THE FILMS OF BRIAN DE PALMA: Casualties of War (1989)

Based primarily on an article written by Daniel Lang for The New Yorker about Hill 192 in Vietnam, which was later published as a book, this was directed by Brian De Palma and written by David Rabe. It was filmed in Thailand, including one scene shot on the same bridge as the one in The Bridge on the River Kwai.

Max Eriksson (Michael J. Fox) is home after Vietnam and remembers incidents throughout the film. There was the time that Sergeant Tony Meserve (Sean Penn) saved his life after he fell into a tunnel. The death of “Brownie” Brown (Erik King) and how that affected Meserve. And the time that Meserve, Corporal Thomas E. Clark (Don Patrick Harvey), Private First Class Antonio Diaz (John Leguizamo) and Private First Class Herbert Hatcher (John C. Reilly) kidnap a Vietnamese girl, Tran Thi Oanh (Thuy Thu Le), and repeatedly assault her while Eriksson is forced to stand watch. He attempts to free her but by the end, each man shoots her multiple times and throws her body off a bridge.

Eriksson realizes from Lieutenant Reilly (Ving Rhames) and Captain Hill (Dale Dye) that no one cares what the men did. But after meeting with a chaplain, an investigation happens with Meserve getting 10 years hard labor and a dishonorable discharge, Clark life in prison, and Hatcher and Diaz 15 and 8 years of hard labor. as Eriksoon wakes on a train from his dreams, he sees a young woman who looks exactly like Tran. She forgets his scarf and he runs after her. She smiles and thanks him as he gets some closure.

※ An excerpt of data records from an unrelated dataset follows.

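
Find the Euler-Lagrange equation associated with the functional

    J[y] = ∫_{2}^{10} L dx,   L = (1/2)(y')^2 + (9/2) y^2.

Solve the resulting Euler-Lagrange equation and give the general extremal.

The Lagrangian is L = (1/2)(y')^2 + (9/2) y^2.
∂L/∂y = 9y.
∂L/∂y' = y'.
The Euler-Lagrange equation d/dx(∂L/∂y') − ∂L/∂y = 0 becomes:
    y'' - 9 y = 0
General solution: y(x) = A e^(3x) + B e^(-3x), where A and B are arbitrary constants fixed by the endpoint conditions.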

Quentin Tarantino told Samuel Blumenfeld, co-author of Brian De Palma: Conversations with Samuel Blumenfeld and Laurent Vachaud, how important this movie was to him: “It’s the greatest film about the Vietnam War. Apocalypse Now would be classified in another category as Coppola’s film goes beyond the war. De Palma adapts a very small news article, which must have occurred on several occasions in Vietnam or elsewhere. Elia Kazan had also been inspired by it for The Visitors. He had made an intimate film. De Palma treats that same news item in the epic, operatic style that was his signature since Obsession and Blow Out. Soldiers capture a young Vietnamese girl. Before her murder, every member of the unit, with the exception of one of them, tortures and rapes her. The cowardice associated with the forced courage of the character played by Michael J. Fox — who does not participate in the rape and denounces his friends — is very moving. Casualties of War presents the most traumatizing rape sequence in the history of cinema. It’s also one of the best performances from Sean Penn, terrifying as the sergeant squad leader.”